All health professionals - not just doctors - need to embrace clinical leadership if Lord Darzi's vision for the NHS is to be realised. Roland Petchey explains allied health professionals' role in driving change

Almost 70,000 allied health professionals are employed in the English NHS and many more work outside the service.

Like other health professionals, they are being required to work more flexibly, promote change and develop extended roles that cross professional and organisational boundaries. One of the most important of these roles is clinical leadership, and their engagement in this area has been identified as a priority by chief health professions officer Karen Middleton.

There are a number of reasons for this increasing focus on leadership in relation to professions that have historically had limited involvement with it. For example, the recent NHS Alliance report Clinical Leadership for NHS Commissioning argues that significant improvements in patient care will only occur when all frontline clinicians - and not just doctors - are fully engaged with commissioning services that meet patients' needs. This can only be achieved if clinical leadership encompasses the entire clinical workforce at both operational and strategic levels.

Neglected workforce

Developing leadership capacity poses particular problems for allied health professionals as they lag behind medicine and nursing in their involvement in management.

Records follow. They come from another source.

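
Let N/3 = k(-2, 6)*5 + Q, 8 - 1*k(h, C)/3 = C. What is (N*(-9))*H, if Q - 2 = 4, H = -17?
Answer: 16524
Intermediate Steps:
Q = 6 (Q = 2 + 4 = 6)
k(h, C) = 24 - 3*C
N = 108 (N = 3*((24 - 3*6)*5 + 6) = 3*((24 - 18)*5 + 6) = 3*(6*5 + 6) = 3*(30 + 6) = 3*36 = 108)
(N*(-9))*H = (108*(-9))*(-17) = -972*(-17) = 16524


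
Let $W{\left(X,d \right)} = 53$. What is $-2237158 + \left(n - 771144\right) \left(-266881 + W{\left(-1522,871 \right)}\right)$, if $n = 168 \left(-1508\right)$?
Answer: $273359846906$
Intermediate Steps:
$n = -253344$
$-2237158 + \left(n - 771144\right) \left(-266881 + W{\left(-1522,871 \right)}\right) = -2237158 + \left(-253344 - 771144\right) \left(-266881 + 53\right) = -2237158 - -273362084064 = -2237158 + 273362084064 = 273359846906$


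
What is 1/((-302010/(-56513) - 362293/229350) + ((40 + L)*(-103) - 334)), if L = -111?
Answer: 12961256550/90505401191641 ≈ 0.00014321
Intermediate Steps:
1/((-302010/(-56513) - 362293/229350) + ((40 + L)*(-103) - 334)) = 1/((-302010/(-56513) - 362293/229350) + ((40 - 111)*(-103) - 334)) = 1/((-302010*(-1/56513) - 362293*1/229350) + (-71*(-103) - 334)) = 1/((302010/56513 - 362293/229350) + (7313 - 334)) = 1/(48791729191/12961256550 + 6979) = 1/(90505401191641/12961256550) = 12961256550/90505401191641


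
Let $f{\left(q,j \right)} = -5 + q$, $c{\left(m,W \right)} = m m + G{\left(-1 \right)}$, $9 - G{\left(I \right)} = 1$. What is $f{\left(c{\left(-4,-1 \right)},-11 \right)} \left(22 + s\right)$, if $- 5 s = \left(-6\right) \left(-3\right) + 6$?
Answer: $\frac{1634}{5} \approx 326.8$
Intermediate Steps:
$G{\left(I \right)} = 8$ ($G{\left(I \right)} = 9 - 1 = 8$)
$c{\left(m,W \right)} = 8 + m^{2}$ ($c{\left(m,W \right)} = m m + 8 = m^{2} + 8 = 8 + m^{2}$)
$s = - \frac{24}{5}$ ($s = - \frac{\left(-6\right) \left(-3\right) + 6}{5} = - \frac{18 + 6}{5} = \left(- \frac{1}{5}\right) 24 = - \frac{24}{5} \approx -4.8$)
$f{\left(c{\left(-4,-1 \right)},-11 \right)} \left(22 + s\right) = \left(-5 + \left(8 + \left(-4\right)^{2}\right)\right) \left(22 - \frac{24}{5}\right) = \left(-5 + \left(8 + 16\right)\right) \frac{86}{5} = \left(-5 + 24\right) \frac{86}{5} = 19 \cdot \frac{86}{5} = \frac{1634}{5}$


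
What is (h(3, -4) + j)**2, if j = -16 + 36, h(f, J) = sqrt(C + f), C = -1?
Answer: (20 + sqrt(2))**2 ≈ 458.57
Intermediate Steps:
h(f, J) = sqrt(-1 + f)
j = 20
(h(3, -4) + j)**2 = (sqrt(-1 + 3) + 20)**2 = (sqrt(2) + 20)**2 = (20 + sqrt(2))**2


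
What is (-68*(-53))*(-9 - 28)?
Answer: -133348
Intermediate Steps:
(-68*(-53))*(-9 - 28) = 3604*(-37) = -133348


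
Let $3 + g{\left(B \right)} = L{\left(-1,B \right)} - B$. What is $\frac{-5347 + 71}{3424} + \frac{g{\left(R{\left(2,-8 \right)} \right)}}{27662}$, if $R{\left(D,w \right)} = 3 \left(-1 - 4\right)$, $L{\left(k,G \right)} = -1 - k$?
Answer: $- \frac{18237953}{11839336} \approx -1.5405$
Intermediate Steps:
$R{\left(D,w \right)} = -15$ ($R{\left(D,w \right)} = 3 \left(-5\right) = -15$)
$g{\left(B \right)} = -3 - B$
$\frac{-5347 + 71}{3424} + \frac{g{\left(R{\left(2,-8 \right)} \right)}}{27662} = \frac{-5347 + 71}{3424} + \frac{-3 - -15}{27662} = \left(-5276\right) \frac{1}{3424} + \left(-3 + 15\right) \frac{1}{27662} = - \frac{1319}{856} + 12 \cdot \frac{1}{27662} = - \frac{1319}{856} + \frac{6}{13831} = - \frac{18237953}{11839336}$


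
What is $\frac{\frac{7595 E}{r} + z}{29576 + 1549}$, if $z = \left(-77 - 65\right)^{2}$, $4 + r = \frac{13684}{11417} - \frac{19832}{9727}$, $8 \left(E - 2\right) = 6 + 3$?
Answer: $\frac{21874623708073}{44615015896000} \approx 0.4903$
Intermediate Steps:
$E = \frac{25}{8}$ ($E = 2 + \frac{6 + 3}{8} = 2 + \frac{1}{8} \cdot 9 = 2 + \frac{9}{8} = \frac{25}{8} \approx 3.125$)
$r = - \frac{537530312}{111053159}$ ($r = -4 + \left(\frac{13684}{11417} - \frac{19832}{9727}\right) = -4 - \frac{93317676}{111053159} = - \frac{537530312}{111053159} \approx -4.8403$)
$z = 20164$ ($z = \left(-77 - 65\right)^{2} = \left(-142\right)^{2} = 20164$)
$\frac{\frac{7595 E}{r} + z}{29576 + 1549} = \frac{\frac{7595 \cdot \frac{25}{8}}{- \frac{537530312}{111053159}} + 20164}{29576 + 1549} = \frac{\frac{189875}{8} \left(- \frac{111053159}{537530312}\right) + 20164}{31125} = \left(- \frac{21086218565125}{4300242496} + 20164\right) \frac{1}{31125} = \frac{65623871124219}{4300242496} \cdot \frac{1}{31125} = \frac{21874623708073}{44615015896000}$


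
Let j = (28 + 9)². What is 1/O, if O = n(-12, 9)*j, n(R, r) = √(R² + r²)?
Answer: 1/20535 ≈ 4.8697e-5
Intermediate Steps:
j = 1369 (j = 37² = 1369)
O = 20535 (O = √((-12)² + 9²)*1369 = √(144 + 81)*1369 = √225*1369 = 15*1369 = 20535)
1/O = 1/20535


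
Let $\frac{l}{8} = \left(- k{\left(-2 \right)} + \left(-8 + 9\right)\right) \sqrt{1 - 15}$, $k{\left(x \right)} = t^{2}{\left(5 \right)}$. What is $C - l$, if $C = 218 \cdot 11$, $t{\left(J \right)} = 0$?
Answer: $2398 - 8 i \sqrt{14} \approx 2398.0 - 29.933 i$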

Despite being a key component of the healthcare workforce, they generally receive far less attention than other professions. Part of the explanation for this is that there are relatively few allied health professionals.

They are also held back by the fact that a diverse range of jobs fall under the allied health profession umbrella. They include physiotherapists (who number around 20,000), speech and language therapists (just under 7,000) and arts therapists (700). These differences in size are linked with significant variations in professional organisation, power, status and public visibility, all of which are relevant to their opportunities for involvement in management.

These groups also vary in terms of the extent to which their professional ethos, education and practice approximate the biomedical paradigm, ranging from radiographers and physiotherapists at one extreme to arts therapists at the other.

This fragmentation is reinforced by traditional patterns of education and training, which mean allied health professionals have very little exposure to each other or to opportunities to learn with and from each other.

Building on strengths

If this is the bad news, there is also good news for allied health professionals. They already possess a range of skills and experience, which they can build on as they move into positions of leadership.

As the chief health professions officer's team points out, allied health professionals' clinical work requires an analytical, holistic and collaborative approach, as well as qualities including emotional intelligence and strong communication, negotiation and motivational skills, which are vital for effective leadership.

Many of them also routinely work across a range of professional, organisational and sectoral boundaries, such as social care, education and housing. This gives them an understanding of a variety of organisational cultures and the flexibility of thinking needed to manage across them.

At City University, we are committed to working with the allied health professional leaders of tomorrow on turning these professional skills into tools for effective management and leadership, and to creating opportunities for them to learn together.